AARP Foundation has found that a well-designed, specifically targeted educational program can help low-income older adults who face unique challenges in juggling their low savings rates, high debt loads and weak job prospects.

AARP recently reported on a financial capability curriculum targeted to the 50+ age group the foundation designed in collaboration with Charles Schwab Foundation and disseminated to 11 organizations nationwide for implementation.

The report evaluated the effects of the training by comparing behaviors relating to financial topics before and after participation in the class, and by determining whether desired financial behaviors increased after participation.

Results showed that whereas only 42% of participants had at least one financial goal at the start of the program, 63% reported having at least one after six months.

This then translated into behaviors, AARP found. The rate of those reporting spending more than they earned fell by a third, and 35% reported paying down debt by the six-month follow up.

Participants also engaged in such positive actions as tracking spending, savings and credit, and avoiding potentially negative actions, such as overdrawing accounts.

Life at the Margins

Approximately 2,775 people participated in classes offered from September 2012 through December 2013.

AARP made course materials available in English, Spanish and Chinese, important for targeting those most in need of information, it said.

About half of those who started the program had less than $10,000 in retirement savings, and about two-thirds had less than that amount in non-retirement savings.

Two-thirds had incomes below $35,000, compared with the 2012 median income of $51,000.

Unlike their affluent counterparts, participants in the programs were not worried about such things as estate planning or how to allocate assets across portfolios.

Most were retired, disabled or unemployed. More than half had some worries about managing expenses and cash flow at the program’s start, and nearly a quarter had been recently contacted by a creditor about unpaid bills.

Anxiety Falls, ‘Positive’ Behaviors Increase

AARP’s analysis of respondents’ financial behaviors before and after training revealed notable findings on the effect of the training classes.
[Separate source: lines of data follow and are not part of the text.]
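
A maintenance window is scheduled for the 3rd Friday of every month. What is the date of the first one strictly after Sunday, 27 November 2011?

16 December 2011

November 2011 starts on a Tuesday; its first Friday is the 4th, so the 3rd Friday is the 18th — 18 November 2011.
That is not after 27 November 2011, so look at December 2011.
December 2011 starts on a Thursday; its first Friday is the 2nd, so the 3rd Friday is the 16th — 16 December 2011.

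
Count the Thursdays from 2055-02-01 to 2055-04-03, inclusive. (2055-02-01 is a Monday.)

2055-02-01 is a Monday; the first Thursday on or after it is 2055-02-04 (3 days later).
From 2055-02-04 to 2055-04-03: 24 + 31 + 3 = 58 days (rest of February, March, April).
58 ÷ 7 = 8 full weeks with remainder 2, so 8 more Thursdays after the first → 9.

9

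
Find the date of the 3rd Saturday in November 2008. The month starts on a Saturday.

15 November 2008

November 2008 begins on a Saturday, so the first Saturday is November 1.
The 3rd Saturday is 2 weeks later: 1 + 14 = 15.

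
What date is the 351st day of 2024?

December 16, 2024

January has 31 days (351 − 31 = 320 remain).
February has 29 days (320 − 29 = 291 remain).
March has 31 days (291 − 31 = 260 remain).
April has 30 days (260 − 30 = 230 remain).
May has 31 days (230 − 31 = 199 remain).
June has 30 days (199 − 30 = 169 remain).
July has 31 days (169 − 31 = 138 remain).
August has 31 days (138 − 31 = 107 remain).
September has 30 days (107 − 30 = 77 remain).
October has 31 days (77 − 31 = 46 remain).
November has 30 days (46 − 30 = 16 remain).
16 into December → December 16.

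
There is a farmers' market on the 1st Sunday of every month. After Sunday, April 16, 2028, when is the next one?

April 2028 starts on a Saturday, so its 1st Sunday is April 2, 2028 (1 day in).
That is not after April 16, 2028, so look at May 2028.
May 2028 starts on a Monday, so its 1st Sunday is May 7, 2028 (6 days in).

May 7, 2028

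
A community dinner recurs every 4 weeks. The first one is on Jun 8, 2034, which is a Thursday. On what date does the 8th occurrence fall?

Dec 21, 2034

The 8th occurrence is 7 intervals after the first: 7 × 28 = 196 days after Jun 8, 2034.
Jun has 30 days — 22 days to the end of Jun leaves 174.
Jul has 31 days (143 left).
Aug has 31 days (112 left).
Sep has 30 days (82 left).
Oct has 31 days (51 left).
Nov has 30 days (21 left).
21 days into Dec → Dec 21, 2034.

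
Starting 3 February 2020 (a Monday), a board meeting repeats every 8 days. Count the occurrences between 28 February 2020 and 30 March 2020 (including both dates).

Occurrences land 8·i days after 3 February 2020 for i = 0, 1, 2, …
28 February 2020 is 25 days after the start; 25 ÷ 8 = 3 remainder 1; since the remainder is 1, round up to i = 4. First occurrence in the window: #5 on 6 March 2020 (4×8 = 32 days in).
30 March 2020 is 56 days after the start; 56 ÷ 8 = 7 remainder 0. Last occurrence in the window: #8 on 30 March 2020.
Occurrences #5 through #8: 4 in total.

4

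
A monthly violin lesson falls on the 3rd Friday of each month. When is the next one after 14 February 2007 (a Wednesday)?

February 2007 starts on a Thursday; its first Friday is the 2nd, so the 3rd Friday is the 16th — 16 February 2007.
16 February 2007 is after 14 February 2007, so that is the next one.

16 February 2007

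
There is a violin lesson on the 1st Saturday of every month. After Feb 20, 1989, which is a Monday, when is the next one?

Mar 4, 1989

Feb 1989 starts on a Wednesday, so its 1st Saturday is Feb 4, 1989 (3 days in).
That is not after Feb 20, 1989, so look at Mar 1989.
Mar 1989 starts on a Wednesday, so its 1st Saturday is Mar 4, 1989 (3 days in).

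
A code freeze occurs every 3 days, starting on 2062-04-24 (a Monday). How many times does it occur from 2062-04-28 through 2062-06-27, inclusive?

20

Occurrences land 3·i days after 2062-04-24 for i = 0, 1, 2, …
2062-04-28 is 4 days after the start; 4 ÷ 3 = 1 remainder 1; since the remainder is 1, round up to i = 2. First occurrence in the window: #3 on 2062-04-30 (2×3 = 6 days in).
2062-06-27 is 64 days after the start; 64 ÷ 3 = 21 remainder 1. Last occurrence in the window: #22 on 2062-06-26.
Occurrences #3 through #22: 20 in total.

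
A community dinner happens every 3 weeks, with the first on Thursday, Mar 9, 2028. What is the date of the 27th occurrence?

Sep 6, 2029

The 27th occurrence is 26 intervals after the first: 26 × 21 = 546 days after Mar 9, 2028.
Mar has 31 days — 22 days to the end of Mar leaves 524.
From end of Mar to end of 2028 is 275 days (249 left).
Jan has 31 days (218 left).
Feb has 28 days (190 left).
Mar has 31 days (159 left).
Apr has 30 days (129 left).
May has 31 days (98 left).
Jun has 30 days (68 left).
Jul has 31 days (37 left).
Aug has 31 days (6 left).
6 days into Sep → Sep 6, 2029.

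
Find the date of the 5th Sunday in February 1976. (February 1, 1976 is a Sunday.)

February 1976 begins on a Sunday, so the first Sunday is February 1.
The 5th Sunday is 4 weeks later: 1 + 28 = 29.

29 February 1976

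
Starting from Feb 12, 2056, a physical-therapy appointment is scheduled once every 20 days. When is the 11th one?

The 11th occurrence is 10 intervals after the first: 10 × 20 = 200 days after Feb 12, 2056.
Feb has 29 days — 17 days to the end of Feb leaves 183.
Mar has 31 days (152 left).
Apr has 30 days (122 left).
May has 31 days (91 left).
Jun has 30 days (61 left).
Jul has 31 days (30 left).
30 days into Aug → Aug 30, 2056.

Aug 30, 2056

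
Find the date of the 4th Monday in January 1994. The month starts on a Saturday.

January 1994 begins on a Saturday, so the first Monday is January 3 (2 days later).
The 4th Monday is 3 weeks later: 3 + 21 = 24.

January 24, 1994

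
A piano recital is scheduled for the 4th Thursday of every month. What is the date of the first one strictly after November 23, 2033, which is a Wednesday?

November 24, 2033

November 2033 starts on a Tuesday; its first Thursday is the 3rd, so the 4th Thursday is the 24th — November 24, 2033.
November 24, 2033 is after November 23, 2033, so that is the next one.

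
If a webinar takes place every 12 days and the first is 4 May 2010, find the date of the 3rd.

28 May 2010

The 3rd occurrence is 2 intervals after the first: 2 × 12 = 24 days after 4 May 2010.
24 days later is 28 May 2010.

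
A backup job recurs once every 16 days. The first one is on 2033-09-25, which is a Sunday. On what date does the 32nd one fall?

2035-02-03

The 32nd occurrence is 31 intervals after the first: 31 × 16 = 496 days after 2033-09-25.
September has 30 days — 5 days to the end of September leaves 491.
From end of September to end of 2033 is 92 days (399 left).
2034 has 365 days (34 left).
January has 31 days (3 left).
3 days into February → 2035-02-03.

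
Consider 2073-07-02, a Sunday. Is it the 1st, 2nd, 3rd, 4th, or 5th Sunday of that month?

Day 2 falls in week ⌈2/7⌉ of the month.
Days 1–7 hold the 1st Sunday, 8–14 the 2nd, 15–21 the 3rd, 22–28 the 4th, 29–31 the 5th.
2 is in the range for the 1st.

1st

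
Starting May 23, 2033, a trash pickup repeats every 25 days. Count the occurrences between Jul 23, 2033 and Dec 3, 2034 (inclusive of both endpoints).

Occurrences land 25·i days after May 23, 2033 for i = 0, 1, 2, …
Jul 23, 2033 is 61 days after the start; 61 ÷ 25 = 2 remainder 11; since the remainder is 11, round up to i = 3. First occurrence in the window: #4 on Aug 6, 2033 (3×25 = 75 days in).
Dec 3, 2034 is 559 days after the start; 559 ÷ 25 = 22 remainder 9. Last occurrence in the window: #23 on Nov 24, 2034.
Occurrences #4 through #23: 20 in total.

20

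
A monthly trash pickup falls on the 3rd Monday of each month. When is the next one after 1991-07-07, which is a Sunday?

July 1991 starts on a Monday; its first Monday is the 1st, so the 3rd Monday is the 15th — 1991-07-15.
1991-07-15 is after 1991-07-07, so that is the next one.

1991-07-15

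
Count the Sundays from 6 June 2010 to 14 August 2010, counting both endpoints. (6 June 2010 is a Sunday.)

10

6 June 2010 is a Sunday; the first Sunday on or after it is 6 June 2010.
From 6 June 2010 to 14 August 2010: 24 + 31 + 14 = 69 days (rest of June, July, August).
69 ÷ 7 = 9 full weeks with remainder 6, so 9 more Sundays after the first → 10.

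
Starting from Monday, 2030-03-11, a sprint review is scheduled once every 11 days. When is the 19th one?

The 19th occurrence is 18 intervals after the first: 18 × 11 = 198 days after 2030-03-11.
March has 31 days — 20 days to the end of March leaves 178.
April has 30 days (148 left).
May has 31 days (117 left).
June has 30 days (87 left).
July has 31 days (56 left).
August has 31 days (25 left).
25 days into September → 2030-09-25.

2030-09-25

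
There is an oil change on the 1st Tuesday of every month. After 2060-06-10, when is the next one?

2060-07-06

June 2060 starts on a Tuesday, so its 1st Tuesday is 2060-06-01.
That is not after 2060-06-10, so look at July 2060.
July 2060 starts on a Thursday, so its 1st Tuesday is 2060-07-06 (5 days in).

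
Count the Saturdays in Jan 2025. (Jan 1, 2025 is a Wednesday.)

Jan 1, 2025 is a Wednesday; the first Saturday on or after it is Jan 4, 2025 (3 days later).
From Jan 4, 2025 to Jan 31, 2025 is 31 − 4 = 27 days.
27 ÷ 7 = 3 full weeks with remainder 6, so 3 more Saturdays after the first → 4.

4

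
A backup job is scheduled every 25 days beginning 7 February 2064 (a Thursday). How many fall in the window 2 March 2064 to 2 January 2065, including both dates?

Occurrences land 25·i days after 7 February 2064 for i = 0, 1, 2, …
2 March 2064 is 24 days after the start; 24 ÷ 25 = 0 remainder 24; since the remainder is 24, round up to i = 1. First occurrence in the window: #2 on 3 March 2064 (1×25 = 25 days in).
2 January 2065 is 330 days after the start; 330 ÷ 25 = 13 remainder 5. Last occurrence in the window: #14 on 28 December 2064.
Occurrences #2 through #14: 13 in total.

13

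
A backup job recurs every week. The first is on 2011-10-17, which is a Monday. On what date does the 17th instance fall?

The 17th occurrence is 16 intervals after the first: 16 × 7 = 112 days after 2011-10-17.
October has 31 days — 14 days to the end of October leaves 98.
November has 30 days (68 left).
December has 31 days (37 left).
January has 31 days (6 left).
6 days into February → 2012-02-06.

2012-02-06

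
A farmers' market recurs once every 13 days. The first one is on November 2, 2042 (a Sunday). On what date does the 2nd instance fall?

The 2nd occurrence is 1 interval after the first: 1 × 13 = 13 days after November 2, 2042.
13 days later is November 15, 2042.

November 15, 2042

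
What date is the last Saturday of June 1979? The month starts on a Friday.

June 30, 1979

June 1979 begins on a Friday, so the first Saturday is June 2 (1 day later).
June 1979 has 30 days. Adding weeks: 2, 9, 16, 23, 30 — the last one ≤ 30 is the 30th.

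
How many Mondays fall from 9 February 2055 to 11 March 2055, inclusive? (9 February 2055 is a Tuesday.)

9 February 2055 is a Tuesday; the first Monday on or after it is 15 February 2055 (6 days later).
From 15 February 2055 to 11 March 2055: 13 + 11 = 24 days (rest of February, March).
24 ÷ 7 = 3 full weeks with remainder 3, so 3 more Mondays after the first → 4.

4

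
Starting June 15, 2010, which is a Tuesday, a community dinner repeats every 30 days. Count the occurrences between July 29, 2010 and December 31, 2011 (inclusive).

17

Occurrences land 30·i days after June 15, 2010 for i = 0, 1, 2, …
July 29, 2010 is 44 days after the start; 44 ÷ 30 = 1 remainder 14; since the remainder is 14, round up to i = 2. First occurrence in the window: #3 on August 14, 2010 (2×30 = 60 days in).
December 31, 2011 is 564 days after the start; 564 ÷ 30 = 18 remainder 24. Last occurrence in the window: #19 on December 7, 2011.
Occurrences #3 through #19: 17 in total.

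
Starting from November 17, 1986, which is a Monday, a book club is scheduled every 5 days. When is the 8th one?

The 8th occurrence is 7 intervals after the first: 7 × 5 = 35 days after November 17, 1986.
November has 30 days — 13 days to the end of November leaves 22.
22 days into December → December 22, 1986.

December 22, 1986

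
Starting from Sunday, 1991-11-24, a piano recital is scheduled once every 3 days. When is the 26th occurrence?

The 26th occurrence is 25 intervals after the first: 25 × 3 = 75 days after 1991-11-24.
November has 30 days — 6 days to the end of November leaves 69.
December has 31 days (38 left).
January has 31 days (7 left).
7 days into February → 1992-02-07.

1992-02-07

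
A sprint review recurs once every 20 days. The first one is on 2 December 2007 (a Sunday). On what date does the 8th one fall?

20 April 2008

The 8th occurrence is 7 intervals after the first: 7 × 20 = 140 days after 2 December 2007.
December has 31 days — 29 days to the end of December leaves 111.
January has 31 days (80 left).
February has 29 days (51 left).
March has 31 days (20 left).
20 days into April → 20 April 2008.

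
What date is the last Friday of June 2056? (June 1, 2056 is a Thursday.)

June 2056 begins on a Thursday, so the first Friday is June 2 (1 day later).
June 2056 has 30 days. Adding weeks: 2, 9, 16, 23, 30 — the last one ≤ 30 is the 30th.

June 30, 2056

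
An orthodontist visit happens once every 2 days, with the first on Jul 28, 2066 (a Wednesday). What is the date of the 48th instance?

Oct 30, 2066

The 48th occurrence is 47 intervals after the first: 47 × 2 = 94 days after Jul 28, 2066.
Jul has 31 days — 3 days to the end of Jul leaves 91.
Aug has 31 days (60 left).
Sep has 30 days (30 left).
30 days into Oct → Oct 30, 2066.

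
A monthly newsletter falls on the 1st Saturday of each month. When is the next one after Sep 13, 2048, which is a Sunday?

Oct 3, 2048

Sep 2048 starts on a Tuesday, so its 1st Saturday is Sep 5, 2048 (4 days in).
That is not after Sep 13, 2048, so look at Oct 2048.
Oct 2048 starts on a Thursday, so its 1st Saturday is Oct 3, 2048 (2 days in).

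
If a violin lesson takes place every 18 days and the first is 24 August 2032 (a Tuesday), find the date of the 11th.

The 11th occurrence is 10 intervals after the first: 10 × 18 = 180 days after 24 August 2032.
August has 31 days — 7 days to the end of August leaves 173.
September has 30 days (143 left).
October has 31 days (112 left).
November has 30 days (82 left).
December has 31 days (51 left).
January has 31 days (20 left).
20 days into February → 20 February 2033.

20 February 2033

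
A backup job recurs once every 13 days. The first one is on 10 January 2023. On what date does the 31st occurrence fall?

4 February 2024

The 31st occurrence is 30 intervals after the first: 30 × 13 = 390 days after 10 January 2023.
January has 31 days — 21 days to the end of January leaves 369.
February has 28 days (341 left).
March has 31 days (310 left).
April has 30 days (280 left).
May has 31 days (249 left).
June has 30 days (219 left).
July has 31 days (188 left).
August has 31 days (157 left).
September has 30 days (127 left).
October has 31 days (96 left).
November has 30 days (66 left).
December has 31 days (35 left).
January has 31 days (4 left).
4 days into February → 4 February 2024.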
The levels of participants’ anxiety about their financial situations fell significantly from before to after the training, with the proportion “very worried” dropping from 22% pre-training to 14% six months post-training.

Those “not very/not at all worried” increased from 34% to 42% during the same period. 

Participant scores on the Financial Management Behavior Scale measured at three points in time showed a statistically significant improvement in average scale scores before and after training.   

Researchers also looked at other discrete indicators of change in financial behaviors.

They found the most significant change six months post-training in the following “positive” behaviors:

  • Calculating net worth 
  • Reducing financial fees 
  • Reducing spending and/or increasing earnings
  • Prioritizing debt payment
  • Reviewing credit card statement 

Likewise, the frequency of several “negative” behaviors declined significantly six months after training:

  • Being overdrawn 
  • Being contacted by a collector 
  • Taking out a payday loan

For those who took the training, developing a clear financial goal was a major accomplishment, with a 50% improvement rate in participants setting a goal.  

Among those with a defined goal, the proportion with an action plan increased 40% by the end of the study period.